Last March, he announced plans to abolish NHS England, pledging to “take on vested interests and change the status quo” without a thought for how to fold its vast bureaucracy into DHSC. The result? Senior leaders dragged away from improving services, staff morale at rock bottom, and nothing to show for it before May’s make-or-break local elections.

He boasted that Labour’s target of delivering two million more appointments in their first year of government was ‘obliterated’. In reality, their first eight months delivered 600,000 fewer new appointments than Rishi Sunak’s government in the previous year.

Worse still, there are growing signs waiting lists are being manipulated. In one in four cases, GPs are being forced to seek advice from consultants instead of making referrals, despite responses taking as long as eight months. At the same time, Streeting has paid hospitals £85 million to remove 2.4 million people from lists without receiving care. The man who promised ‘to save the NHS’ is more interested in saving his own reputation.

Another favourite Streeting soundbite is turning the ‘national health service into a neighbourhood health service’. Again, this is proving easier said than done. Clobbered by hikes in business rates and National Insurance contributions, 550 pharmacies closed their doors last year and a record number of patients are forced to resort to A&E with minor ailments like coughs or diarrhoea.

The public aren’t buying it either. They’ve become immune to the new Labour spin Streeting personifies. When he took office, 41 per cent of the public thought Labour was best placed to run the NHS. Today, just 19 per cent say the same, with 11 per cent favouring the Conservatives and 12 per cent Reform.

Initially, the Conservative Party were too squeamish to hold Streeting’s feet to the fire. The response to his ‘AI will fix everything’ 10-Year Plan was practically supplicant.
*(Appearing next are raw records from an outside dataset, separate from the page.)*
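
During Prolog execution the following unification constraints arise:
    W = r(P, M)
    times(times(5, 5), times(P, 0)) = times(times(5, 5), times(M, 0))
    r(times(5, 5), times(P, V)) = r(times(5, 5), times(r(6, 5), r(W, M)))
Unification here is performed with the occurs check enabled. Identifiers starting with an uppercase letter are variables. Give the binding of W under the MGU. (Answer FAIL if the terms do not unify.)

Bind W := r(P, M); substituting into the one remaining equation that mentions W gives: r(times(5, 5), times(P, V)) = r(times(5, 5), times(r(6, 5), r(r(P, M), M))).
Decompose times/2: times(5, 5) = times(5, 5),  times(P, 0) = times(M, 0).
Delete trivial equation times(5, 5) = times(5, 5).
Decompose times/2: P = M,  0 = 0.
Bind P := M; substituting into the one remaining equation that mentions P gives: r(times(5, 5), times(M, V)) = r(times(5, 5), times(r(6, 5), r(r(M, M), M))). Substituting into the earlier binding gives W := r(M, M).
Delete trivial equation 0 = 0.
Decompose r/2: times(5, 5) = times(5, 5),  times(M, V) = times(r(6, 5), r(r(M, M), M)).
Delete trivial equation times(5, 5) = times(5, 5).
Decompose times/2: M = r(6, 5),  V = r(r(M, M), M).
Bind M := r(6, 5); substituting into the remaining equation gives: V = r(r(r(6, 5), r(6, 5)), r(6, 5)). Substituting into the earlier bindings gives W := r(r(6, 5), r(6, 5)), P := r(6, 5).
Bind V := r(r(r(6, 5), r(6, 5)), r(6, 5)).
MGU = { W -> r(r(6, 5), r(6, 5)), P -> r(6, 5), M -> r(6, 5), V -> r(r(r(6, 5), r(6, 5)), r(6, 5)) }, so W -> r(r(6, 5), r(6, 5)).

r(r(6, 5), r(6, 5))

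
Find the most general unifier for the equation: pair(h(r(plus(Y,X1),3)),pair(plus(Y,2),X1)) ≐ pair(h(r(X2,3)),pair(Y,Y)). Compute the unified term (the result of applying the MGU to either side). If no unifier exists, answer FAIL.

Decompose pair/2: h(r(plus(Y,X1),3)) ≐ h(r(X2,3)),  pair(plus(Y,2),X1) ≐ pair(Y,Y).
Decompose h/1: r(plus(Y,X1),3) ≐ r(X2,3).
Decompose r/2: plus(Y,X1) ≐ X2,  3 ≐ 3.
Bind X2 := plus(Y,X1); no other remaining equation mentions X2.
Delete trivial equation 3 ≐ 3.
Decompose pair/2: plus(Y,2) ≐ Y,  X1 ≐ Y.
Occurs check fails: Y occurs in plus(Y,2); the equation Y ≐ plus(Y,2) has no finite solution.

FAIL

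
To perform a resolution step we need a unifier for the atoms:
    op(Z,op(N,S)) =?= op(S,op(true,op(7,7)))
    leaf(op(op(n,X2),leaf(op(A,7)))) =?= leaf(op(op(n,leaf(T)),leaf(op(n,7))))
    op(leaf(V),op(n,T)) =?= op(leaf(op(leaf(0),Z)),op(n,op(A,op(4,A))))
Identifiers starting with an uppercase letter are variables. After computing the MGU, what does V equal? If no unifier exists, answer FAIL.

op(leaf(0),op(7,7))

Decompose op/2: Z =?= S,  op(N,S) =?= op(true,op(7,7)).
Bind Z := S; substituting into the one remaining equation that mentions Z gives: op(leaf(V),op(n,T)) =?= op(leaf(op(leaf(0),S)),op(n,op(A,op(4,A)))).
Decompose op/2: N =?= true,  S =?= op(7,7).
Bind N := true; no other remaining equation mentions N.
Bind S := op(7,7); substituting into the one remaining equation that mentions S gives: op(leaf(V),op(n,T)) =?= op(leaf(op(leaf(0),op(7,7))),op(n,op(A,op(4,A)))). Substituting into the earlier binding gives Z := op(7,7).
Decompose leaf/1: op(op(n,X2),leaf(op(A,7))) =?= op(op(n,leaf(T)),leaf(op(n,7))).
Decompose op/2: op(n,X2) =?= op(n,leaf(T)),  leaf(op(A,7)) =?= leaf(op(n,7)).
Decompose op/2: n =?= n,  X2 =?= leaf(T).
Delete trivial equation n =?= n.
Bind X2 := leaf(T); no other remaining equation mentions X2.
Decompose leaf/1: op(A,7) =?= op(n,7).
Decompose op/2: A =?= n,  7 =?= 7.
Bind A := n; substituting into the one remaining equation that mentions A gives: op(leaf(V),op(n,T)) =?= op(leaf(op(leaf(0),op(7,7))),op(n,op(n,op(4,n)))).
Delete trivial equation 7 =?= 7.
Decompose op/2: leaf(V) =?= leaf(op(leaf(0),op(7,7))),  op(n,T) =?= op(n,op(n,op(4,n))).
Decompose leaf/1: V =?= op(leaf(0),op(7,7)).
Bind V := op(leaf(0),op(7,7)); no other remaining equation mentions V.
Decompose op/2: n =?= n,  T =?= op(n,op(4,n)).
Delete trivial equation n =?= n.
Bind T := op(n,op(4,n)). Substituting into the earlier binding gives X2 := leaf(op(n,op(4,n))).
MGU = { Z := op(7,7), N := true, S := op(7,7), X2 := leaf(op(n,op(4,n))), A := n, V := op(leaf(0),op(7,7)), T := op(n,op(4,n)) }, so V := op(leaf(0),op(7,7)).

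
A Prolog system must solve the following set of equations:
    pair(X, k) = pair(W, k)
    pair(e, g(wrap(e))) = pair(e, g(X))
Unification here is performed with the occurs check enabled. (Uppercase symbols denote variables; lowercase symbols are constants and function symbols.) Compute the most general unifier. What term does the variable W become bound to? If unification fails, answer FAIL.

Decompose pair/2: X = W,  k = k.
Bind X := W; substituting into the one remaining equation that mentions X gives: pair(e, g(wrap(e))) = pair(e, g(W)).
Delete trivial equation k = k.
Decompose pair/2: e = e,  g(wrap(e)) = g(W).
Delete trivial equation e = e.
Decompose g/1: wrap(e) = W.
Bind W := wrap(e). Substituting into the earlier binding gives X := wrap(e).
MGU = { X -> wrap(e), W -> wrap(e) }, so W -> wrap(e).

wrap(e)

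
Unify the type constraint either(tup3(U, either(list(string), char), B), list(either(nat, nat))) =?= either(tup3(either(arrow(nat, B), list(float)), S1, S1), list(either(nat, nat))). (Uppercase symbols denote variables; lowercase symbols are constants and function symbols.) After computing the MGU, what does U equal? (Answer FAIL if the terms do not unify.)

either(arrow(nat, either(list(string), char)), list(float))

Decompose either/2: tup3(U, either(list(string), char), B) =?= tup3(either(arrow(nat, B), list(float)), S1, S1),  list(either(nat, nat)) =?= list(either(nat, nat)).
Decompose tup3/3: U =?= either(arrow(nat, B), list(float)),  either(list(string), char) =?= S1,  B =?= S1.
Bind U := either(arrow(nat, B), list(float)); no other remaining equation mentions U.
Bind S1 := either(list(string), char); substituting into the one remaining equation that mentions S1 gives: B =?= either(list(string), char).
Bind B := either(list(string), char); no other remaining equation mentions B. Substituting into the earlier binding gives U := either(arrow(nat, either(list(string), char)), list(float)).
Delete trivial equation list(either(nat, nat)) =?= list(either(nat, nat)).
MGU = { U ↦ either(arrow(nat, either(list(string), char)), list(float)), S1 ↦ either(list(string), char), B ↦ either(list(string), char) }, so U ↦ either(arrow(nat, either(list(string), char)), list(float)).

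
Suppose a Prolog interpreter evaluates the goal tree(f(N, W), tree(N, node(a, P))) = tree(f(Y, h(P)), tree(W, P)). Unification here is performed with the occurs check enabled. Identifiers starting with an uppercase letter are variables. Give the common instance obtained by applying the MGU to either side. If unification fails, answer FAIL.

FAIL

Decompose tree/2: f(N, W) = f(Y, h(P)),  tree(N, node(a, P)) = tree(W, P).
Decompose f/2: N = Y,  W = h(P).
Bind N := Y; substituting into the one remaining equation that mentions N gives: tree(Y, node(a, P)) = tree(W, P).
Bind W := h(P); substituting into the remaining equation gives: tree(Y, node(a, P)) = tree(h(P), P).
Decompose tree/2: Y = h(P),  node(a, P) = P.
Bind Y := h(P); no other remaining equation mentions Y. Substituting into the earlier binding gives N := h(P).
Occurs check fails: P occurs in node(a, P); the equation P = node(a, P) has no finite solution.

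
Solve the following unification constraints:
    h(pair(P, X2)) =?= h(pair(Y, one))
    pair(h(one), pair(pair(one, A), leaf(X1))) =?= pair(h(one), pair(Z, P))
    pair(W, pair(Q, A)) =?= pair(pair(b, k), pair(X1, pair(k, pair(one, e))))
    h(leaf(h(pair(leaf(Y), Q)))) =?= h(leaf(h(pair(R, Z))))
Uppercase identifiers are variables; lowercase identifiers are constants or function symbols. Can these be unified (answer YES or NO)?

Decompose h/1: pair(P, X2) =?= pair(Y, one).
Decompose pair/2: P =?= Y,  X2 =?= one.
Bind P := Y; substituting into the one remaining equation that mentions P gives: pair(h(one), pair(pair(one, A), leaf(X1))) =?= pair(h(one), pair(Z, Y)).
Bind X2 := one; no other remaining equation mentions X2.
Decompose pair/2: h(one) =?= h(one),  pair(pair(one, A), leaf(X1)) =?= pair(Z, Y).
Delete trivial equation h(one) =?= h(one).
Decompose pair/2: pair(one, A) =?= Z,  leaf(X1) =?= Y.
Bind Z := pair(one, A); substituting into the one remaining equation that mentions Z gives: h(leaf(h(pair(leaf(Y), Q)))) =?= h(leaf(h(pair(R, pair(one, A))))).
Bind Y := leaf(X1); substituting into the one remaining equation that mentions Y gives: h(leaf(h(pair(leaf(leaf(X1)), Q)))) =?= h(leaf(h(pair(R, pair(one, A))))). Substituting into the earlier binding gives P := leaf(X1).
Decompose pair/2: W =?= pair(b, k),  pair(Q, A) =?= pair(X1, pair(k, pair(one, e))).
Bind W := pair(b, k); no other remaining equation mentions W.
Decompose pair/2: Q =?= X1,  A =?= pair(k, pair(one, e)).
Bind Q := X1; substituting into the one remaining equation that mentions Q gives: h(leaf(h(pair(leaf(leaf(X1)), X1)))) =?= h(leaf(h(pair(R, pair(one, A))))).
Bind A := pair(k, pair(one, e)); substituting into the remaining equation gives: h(leaf(h(pair(leaf(leaf(X1)), X1)))) =?= h(leaf(h(pair(R, pair(one, pair(k, pair(one, e))))))). Substituting into the earlier binding gives Z := pair(one, pair(k, pair(one, e))).
Decompose h/1: leaf(h(pair(leaf(leaf(X1)), X1))) =?= leaf(h(pair(R, pair(one, pair(k, pair(one, e)))))).
Decompose leaf/1: h(pair(leaf(leaf(X1)), X1)) =?= h(pair(R, pair(one, pair(k, pair(one, e))))).
Decompose h/1: pair(leaf(leaf(X1)), X1) =?= pair(R, pair(one, pair(k, pair(one, e)))).
Decompose pair/2: leaf(leaf(X1)) =?= R,  X1 =?= pair(one, pair(k, pair(one, e))).
Bind R := leaf(leaf(X1)); no other remaining equation mentions R.
Bind X1 := pair(one, pair(k, pair(one, e))). Substituting into the earlier bindings gives P := leaf(pair(one, pair(k, pair(one, e)))), Y := leaf(pair(one, pair(k, pair(one, e)))), Q := pair(one, pair(k, pair(one, e))), R := leaf(leaf(pair(one, pair(k, pair(one, e))))).
No equations remain and no clash or occurs-check failure arose, so a unifier exists.

YES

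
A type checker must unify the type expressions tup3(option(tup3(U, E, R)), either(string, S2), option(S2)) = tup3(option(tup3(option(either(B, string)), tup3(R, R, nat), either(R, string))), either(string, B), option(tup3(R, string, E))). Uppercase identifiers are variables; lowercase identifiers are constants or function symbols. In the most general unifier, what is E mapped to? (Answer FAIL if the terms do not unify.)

FAIL

Decompose tup3/3: option(tup3(U, E, R)) = option(tup3(option(either(B, string)), tup3(R, R, nat), either(R, string))),  either(string, S2) = either(string, B),  option(S2) = option(tup3(R, string, E)).
Decompose option/1: tup3(U, E, R) = tup3(option(either(B, string)), tup3(R, R, nat), either(R, string)).
Decompose tup3/3: U = option(either(B, string)),  E = tup3(R, R, nat),  R = either(R, string).
Bind U := option(either(B, string)); no other remaining equation mentions U.
Bind E := tup3(R, R, nat); substituting into the one remaining equation that mentions E gives: option(S2) = option(tup3(R, string, tup3(R, R, nat))).
Occurs check fails: R occurs in either(R, string); the equation R = either(R, string) has no finite solution.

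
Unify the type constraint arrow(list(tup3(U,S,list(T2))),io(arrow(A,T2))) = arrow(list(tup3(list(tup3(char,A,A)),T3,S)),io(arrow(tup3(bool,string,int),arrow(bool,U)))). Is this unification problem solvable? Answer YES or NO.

YES

Decompose arrow/2: list(tup3(U,S,list(T2))) = list(tup3(list(tup3(char,A,A)),T3,S)),  io(arrow(A,T2)) = io(arrow(tup3(bool,string,int),arrow(bool,U))).
Decompose list/1: tup3(U,S,list(T2)) = tup3(list(tup3(char,A,A)),T3,S).
Decompose tup3/3: U = list(tup3(char,A,A)),  S = T3,  list(T2) = S.
Bind U := list(tup3(char,A,A)); substituting into the one remaining equation that mentions U gives: io(arrow(A,T2)) = io(arrow(tup3(bool,string,int),arrow(bool,list(tup3(char,A,A))))).
Bind S := T3; substituting into the one remaining equation that mentions S gives: list(T2) = T3.
Bind T3 := list(T2); no other remaining equation mentions T3. Substituting into the earlier binding gives S := list(T2).
Decompose io/1: arrow(A,T2) = arrow(tup3(bool,string,int),arrow(bool,list(tup3(char,A,A)))).
Decompose arrow/2: A = tup3(bool,string,int),  T2 = arrow(bool,list(tup3(char,A,A))).
Bind A := tup3(bool,string,int); substituting into the remaining equation gives: T2 = arrow(bool,list(tup3(char,tup3(bool,string,int),tup3(bool,string,int)))). Substituting into the earlier binding gives U := list(tup3(char,tup3(bool,string,int),tup3(bool,string,int))).
Bind T2 := arrow(bool,list(tup3(char,tup3(bool,string,int),tup3(bool,string,int)))). Substituting into the earlier bindings gives S := list(arrow(bool,list(tup3(char,tup3(bool,string,int),tup3(bool,string,int))))), T3 := list(arrow(bool,list(tup3(char,tup3(bool,string,int),tup3(bool,string,int))))).
No equations remain and no clash or occurs-check failure arose, so a unifier exists.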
But in recent weeks, Stuart Andrew has upped the ante – challenging Streeting at the dispatch box and proposing serious alternatives, including banning doctors’ strikes and restoring minimum service levels to protect patient safety.

On health, Reform are as much use as a homoeopath at a heart transplant. With policies veering from the absurd – eliminating NHS waiting lists in two years – to the widely unpopular insurance-based model. While the Liberal Democrats are acting like junior partners in a coalition that’s increasingly becoming Labour’s only hope of clinging to power.

That leaves it up to Conservatives to hold Streeting to account for his failures in government.

Do this, and they can earn the right to be heard again on health.